Bitte, bitte, kümmere Dich um mich!!!

Nach dem Morgenkaffee wollen Eike und ich etwas Sinnvolles tun. Zum Beispiel das Großsegel hochziehen. Leider pustet der Wind immer konstant mit fünf Windstärken von achtern, es ist völlig aussichtslos. Ich sinniere über das Segeln und Segelboote nach, als mir plötzlich eine Erinnerung böse durch das Gehirn schießt. Bei einem unserer Startversuche in Richtung Azoren ist mir die Winschkurbel auf der Backbordseite beinahe ins Gesicht geschlagen. Irgendwie ist mir diese Tatsache bei der Verwandlung von Sissi in eine schwimmende Wohnung irgendwie entschwunden. Bei der Rückverwandlung in ein Segelboot kommt es aber wieder hoch. Ich schnappe mir Werkzeug und beginne, die Winsch auseinander zu nehmen. Dabei versuche ich mich zu erinnern, wann sie ihre letzte Wartung erhalten hat.

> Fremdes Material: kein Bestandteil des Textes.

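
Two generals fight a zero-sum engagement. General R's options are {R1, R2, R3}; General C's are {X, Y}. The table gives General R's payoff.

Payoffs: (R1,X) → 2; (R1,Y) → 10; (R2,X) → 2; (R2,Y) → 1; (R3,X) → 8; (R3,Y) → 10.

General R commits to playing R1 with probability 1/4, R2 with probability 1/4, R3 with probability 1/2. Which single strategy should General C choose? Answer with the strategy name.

If General C plays X, General R's expected payoff is (1/4)·2 + (1/4)·2 + (1/2)·8 = 5.
If General C plays Y, General R's expected payoff is (1/4)·10 + (1/4)·1 + (1/2)·10 = 31/4.
General C minimizes General R's payoff; the smallest is 5, so the best response is X.

X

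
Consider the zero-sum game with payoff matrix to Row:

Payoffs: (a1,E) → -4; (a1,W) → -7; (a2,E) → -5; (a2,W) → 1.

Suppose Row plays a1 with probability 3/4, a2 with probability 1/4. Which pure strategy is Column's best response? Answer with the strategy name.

If Column plays E, Row's expected payoff is (3/4)·(-4) + (1/4)·(-5) = -17/4.
If Column plays W, Row's expected payoff is (3/4)·(-7) + (1/4)·1 = -5.
Column minimizes Row's payoff; the smallest is -5, so the best response is W.

W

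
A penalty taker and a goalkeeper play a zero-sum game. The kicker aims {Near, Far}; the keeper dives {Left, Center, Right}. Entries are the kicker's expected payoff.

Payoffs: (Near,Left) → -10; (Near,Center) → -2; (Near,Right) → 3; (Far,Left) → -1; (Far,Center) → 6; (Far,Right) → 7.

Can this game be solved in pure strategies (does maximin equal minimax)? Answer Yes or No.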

Es wird ein Winschpuzzle mit ca. 30 Teilen.

Die letzte Wartung muss wirklich sehr lange her sein. Als ich anfange, will ich noch mogeln und lediglich eine Ladung neues Fett in die Zahnräder geben. Doch die kleinen Sperrklinken, die normalerweise verhindern, dass sich die Winsch zurückdreht und damit dem Benutzer die Winschkurbel ins Gesicht schlägt, lassen sich kaum noch bewegen. Sie kleben fast in einer Masse aus altem Fett und Dreck. Ich beiße in den sauren Apfel und befreie alle Zahnräder von altem Fett. Auch den grünen Korrosionsspuren rücke ich auf den Pelz.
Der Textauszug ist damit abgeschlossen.